From a rational standpoint, this concept is illogical and impractical in terms of any form of growing economy.
We need to define what the purpose of ‘money’ really is and that can only be explained in terms of why ‘money’ is created in the first place.
“Money” is simply a convenient tool for the exchange of goods – in other words, it is a ticket system that allows people to buy and sell products rather than having to resort to a cumbersome barter system.
As such, ‘money’ is directly related to production and increasing production is the definition of a growing economy.
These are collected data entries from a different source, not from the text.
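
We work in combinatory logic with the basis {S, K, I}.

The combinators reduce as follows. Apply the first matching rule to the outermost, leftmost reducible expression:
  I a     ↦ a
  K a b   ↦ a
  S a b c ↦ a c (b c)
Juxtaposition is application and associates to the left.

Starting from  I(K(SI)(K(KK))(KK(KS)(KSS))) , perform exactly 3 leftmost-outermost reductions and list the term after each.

  start: I(K(SI)(K(KK))(KK(KS)(KSS)))
  [1] K(SI)(K(KK))(KK(KS)(KSS))
  [2] SI(KK(KS)(KSS))
  [3] SI(K(KSS))

Answer: after 3 steps: SI(K(KSS))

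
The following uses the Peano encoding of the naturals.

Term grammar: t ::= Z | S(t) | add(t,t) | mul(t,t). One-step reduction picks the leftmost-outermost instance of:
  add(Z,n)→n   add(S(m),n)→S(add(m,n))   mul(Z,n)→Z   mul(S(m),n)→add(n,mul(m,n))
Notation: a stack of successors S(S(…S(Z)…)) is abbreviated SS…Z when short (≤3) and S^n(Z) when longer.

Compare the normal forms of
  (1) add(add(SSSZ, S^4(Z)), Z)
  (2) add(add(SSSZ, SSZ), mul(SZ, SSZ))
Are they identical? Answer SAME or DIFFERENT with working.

Answer: SAME — A ⇓ S^7(Z), B ⇓ S^7(Z)

Reduction:
Term A:
  start: add(add(SSSZ, S^4(Z)), Z)
  step 1: add(S(add(SSZ, S^4(Z))), Z)
  step 2: S(add(add(SSZ, S^4(Z)), Z))
  step 3: S(add(S(add(SZ, S^4(Z))), Z))
  step 4: S(S(add(add(SZ, S^4(Z)), Z)))
  step 5: S(S(add(S(add(Z, S^4(Z))), Z)))
  step 6: S(S(S(add(add(Z, S^4(Z)), Z))))
  step 7: S(S(S(add(S^4(Z), Z))))
  step 8: S(S(S(S(add(SSSZ, Z)))))
  step 9: S(S(S(S(S(add(SSZ, Z))))))
  step 10: S(S(S(S(S(S(add(SZ, Z)))))))
  step 11: S(S(S(S(S(S(S(add(Z, Z))))))))
  step 12: S^7(Z)

Term B:
  start: add(add(SSSZ, SSZ), mul(SZ, SSZ))
  step 1: add(S(add(SSZ, SSZ)), mul(SZ, SSZ))
  step 2: S(add(add(SSZ, SSZ), mul(SZ, SSZ)))
  step 3: S(add(S(add(SZ, SSZ)), mul(SZ, SSZ)))
  step 4: S(S(add(add(SZ, SSZ), mul(SZ, SSZ))))
  step 5: S(S(add(S(add(Z, SSZ)), mul(SZ, SSZ))))
  step 6: S(S(S(add(add(Z, SSZ), mul(SZ, SSZ)))))
  step 7: S(S(S(add(SSZ, mul(SZ, SSZ)))))
  step 8: S(S(S(S(add(SZ, mul(SZ, SSZ))))))
  step 9: S(S(S(S(S(add(Z, mul(SZ, SSZ)))))))
  step 10: S(S(S(S(S(mul(SZ, SSZ))))))
  step 11: S(S(S(S(S(add(SSZ, mul(Z, SSZ)))))))
  step 12: S(S(S(S(S(S(add(SZ, mul(Z, SSZ))))))))
  step 13: S(S(S(S(S(S(S(add(Z, mul(Z, SSZ)))))))))
  step 14: S(S(S(S(S(S(S(mul(Z, SSZ))))))))
  step 15: S^7(Z)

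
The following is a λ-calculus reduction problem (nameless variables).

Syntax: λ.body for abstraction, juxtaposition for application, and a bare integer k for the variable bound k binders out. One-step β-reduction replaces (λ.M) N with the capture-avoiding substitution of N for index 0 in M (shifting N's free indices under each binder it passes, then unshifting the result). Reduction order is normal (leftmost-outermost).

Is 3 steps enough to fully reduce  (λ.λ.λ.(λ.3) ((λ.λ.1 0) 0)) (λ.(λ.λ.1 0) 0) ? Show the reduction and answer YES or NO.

  start: (λ.λ.λ.(λ.3) ((λ.λ.1 0) 0)) (λ.(λ.λ.1 0) 0)
  step 1: λ.λ.(λ.λ.(λ.λ.1 0) 0) ((λ.λ.1 0) 0)
  step 2: λ.λ.λ.(λ.λ.1 0) 0
  step 3: λ.λ.λ.λ.1 0

Answer: YES — reaches normal form λ.λ.λ.λ.1 0 in 3 ≤ 3 steps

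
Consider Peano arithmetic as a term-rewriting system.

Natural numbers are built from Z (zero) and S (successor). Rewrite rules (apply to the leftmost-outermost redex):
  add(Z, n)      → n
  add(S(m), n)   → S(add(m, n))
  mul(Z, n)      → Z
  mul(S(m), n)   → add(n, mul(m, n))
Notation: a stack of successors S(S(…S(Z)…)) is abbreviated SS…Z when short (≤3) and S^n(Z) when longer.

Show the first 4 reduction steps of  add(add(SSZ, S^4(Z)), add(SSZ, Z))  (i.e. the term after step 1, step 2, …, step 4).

  start: add(add(SSZ, S^4(Z)), add(SSZ, Z))
  [1] add(S(add(SZ, S^4(Z))), add(SSZ, Z))
  [2] S(add(add(SZ, S^4(Z)), add(SSZ, Z)))
  [3] S(add(S(add(Z, S^4(Z))), add(SSZ, Z)))
  [4] S(S(add(add(Z, S^4(Z)), add(SSZ, Z))))

Answer: after 4 steps: S(S(add(add(Z, S^4(Z)), add(SSZ, Z))))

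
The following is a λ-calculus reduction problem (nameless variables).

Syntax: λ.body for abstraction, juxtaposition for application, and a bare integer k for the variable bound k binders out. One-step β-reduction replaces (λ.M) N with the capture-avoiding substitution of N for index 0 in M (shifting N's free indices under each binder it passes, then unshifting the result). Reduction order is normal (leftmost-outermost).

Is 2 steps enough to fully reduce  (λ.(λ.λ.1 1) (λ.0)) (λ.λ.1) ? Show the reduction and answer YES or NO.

Answer: NO — after 2 steps the term is λ.(λ.0) (λ.0), not yet normal

Working:
  start: (λ.(λ.λ.1 1) (λ.0)) (λ.λ.1)
  [1] (λ.λ.1 1) (λ.0)
  [2] λ.(λ.0) (λ.0)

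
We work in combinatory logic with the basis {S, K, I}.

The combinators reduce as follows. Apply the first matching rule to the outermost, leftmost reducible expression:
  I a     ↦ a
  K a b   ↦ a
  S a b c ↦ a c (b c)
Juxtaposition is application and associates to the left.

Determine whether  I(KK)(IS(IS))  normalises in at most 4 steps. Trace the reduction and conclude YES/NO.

Answer: YES — reaches normal form K in 2 ≤ 4 steps

Reduction:
  start: I(KK)(IS(IS))
  [1] KK(IS(IS))
  [2] K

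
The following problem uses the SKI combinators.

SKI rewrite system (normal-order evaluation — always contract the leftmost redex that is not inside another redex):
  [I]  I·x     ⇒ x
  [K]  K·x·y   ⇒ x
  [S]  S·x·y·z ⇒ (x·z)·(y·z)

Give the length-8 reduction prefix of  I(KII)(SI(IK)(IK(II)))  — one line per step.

Answer: after 8 steps: I

Derivation:
  start: I(KII)(SI(IK)(IK(II)))
  step 1: KII(SI(IK)(IK(II)))
  step 2: I(SI(IK)(IK(II)))
  step 3: SI(IK)(IK(II))
  step 4: I(IK(II))(IK(IK(II)))
  step 5: IK(II)(IK(IK(II)))
  step 6: K(II)(IK(IK(II)))
  step 7: II
  step 8: I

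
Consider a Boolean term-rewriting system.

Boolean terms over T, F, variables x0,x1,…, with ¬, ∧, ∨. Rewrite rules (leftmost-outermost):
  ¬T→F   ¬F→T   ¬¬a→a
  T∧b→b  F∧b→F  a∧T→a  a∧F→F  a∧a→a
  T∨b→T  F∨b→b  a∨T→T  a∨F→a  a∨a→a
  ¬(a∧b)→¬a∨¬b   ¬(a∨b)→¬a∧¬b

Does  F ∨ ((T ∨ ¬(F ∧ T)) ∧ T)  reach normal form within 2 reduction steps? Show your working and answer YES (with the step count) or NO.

Answer: NO — after 2 steps the term is T ∨ ¬(F ∧ T), not yet normal

Working:
  start: F ∨ ((T ∨ ¬(F ∧ T)) ∧ T)
  step 1: (T ∨ ¬(F ∧ T)) ∧ T
  step 2: T ∨ ¬(F ∧ T)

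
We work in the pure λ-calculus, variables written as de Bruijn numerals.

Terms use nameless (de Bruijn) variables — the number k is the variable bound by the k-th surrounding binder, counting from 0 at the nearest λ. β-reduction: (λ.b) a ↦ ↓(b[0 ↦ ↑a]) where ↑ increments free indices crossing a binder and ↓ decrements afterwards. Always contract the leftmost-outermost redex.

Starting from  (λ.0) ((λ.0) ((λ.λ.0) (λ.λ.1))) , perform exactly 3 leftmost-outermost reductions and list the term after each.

Answer: after 3 steps: λ.0

Derivation:
  start: (λ.0) ((λ.0) ((λ.λ.0) (λ.λ.1)))
  →1  (λ.0) ((λ.λ.0) (λ.λ.1))
  →2  (λ.λ.0) (λ.λ.1)
  →3  λ.0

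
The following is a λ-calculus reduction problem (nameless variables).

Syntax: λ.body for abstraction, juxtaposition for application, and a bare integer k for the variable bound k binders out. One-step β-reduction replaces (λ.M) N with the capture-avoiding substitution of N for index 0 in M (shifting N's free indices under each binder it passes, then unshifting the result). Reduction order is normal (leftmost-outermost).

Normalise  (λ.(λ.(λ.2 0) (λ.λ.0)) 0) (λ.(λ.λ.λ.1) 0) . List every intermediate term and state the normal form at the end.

Answer: normal form = λ.λ.1  (in 5 steps)

Working:
  start: (λ.(λ.(λ.2 0) (λ.λ.0)) 0) (λ.(λ.λ.λ.1) 0)
  [1] (λ.(λ.(λ.(λ.λ.λ.1) 0) 0) (λ.λ.0)) (λ.(λ.λ.λ.1) 0)
  [2] (λ.(λ.(λ.λ.λ.1) 0) 0) (λ.λ.0)
  [3] (λ.(λ.λ.λ.1) 0) (λ.λ.0)
  [4] (λ.λ.λ.1) (λ.λ.0)
  [5] λ.λ.1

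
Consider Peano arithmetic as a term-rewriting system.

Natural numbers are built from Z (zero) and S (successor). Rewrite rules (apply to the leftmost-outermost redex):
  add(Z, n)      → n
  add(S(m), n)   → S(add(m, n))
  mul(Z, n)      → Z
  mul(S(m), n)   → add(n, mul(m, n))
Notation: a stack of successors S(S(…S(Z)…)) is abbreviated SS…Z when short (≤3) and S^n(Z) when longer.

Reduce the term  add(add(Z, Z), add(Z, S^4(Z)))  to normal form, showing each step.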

However, the fundamental purpose of production is consumption – there is absolutely no point in producing anything if it is not going to be consumed’ and ‘enjoyment’ is part of the ‘consumption’ process.
A growing economy requires an expanding supply of ‘money’ tickets which should be directly related to the measure of production – where ‘production’ is defined in terms of goods and services required by the society. Those goods and services, along with the facilities related to them, represent the assets that justify the creation of a ‘sound’ money supply. This has nothing to do with gold or silver or any other physical metal. In fact, it is quite ridiculous to say that a society can only create a money supply if it has a store of gold available to define how many ‘tickets’ can be created. It is equally ridiculous to say that a given physical activity cannot be carried out if there is insufficient ‘money’ available. The quantity of gold has nothing to do with the level of production needed for a modern society.
The real problem relating to the supply of money occurs when its growth is divorced from the level of productive growth and consumer demand. This is part of the reason both banks and Governments have gotten into so much difficulty – they have allowed money to be created for a host of unproductive ventures, such as, wars and financial gambling, and generated levels of debt that have become unserviceable.
The other complication in respect to “money” is that its nature and purpose as a ‘ticket’ system has been confused by being seen as a “store of wealth”, which is the fundamental reason for advocating a “gold standard”. In actual fact, gold is worthless unless it can be exchanged for something of use and that brings us back to the production factor.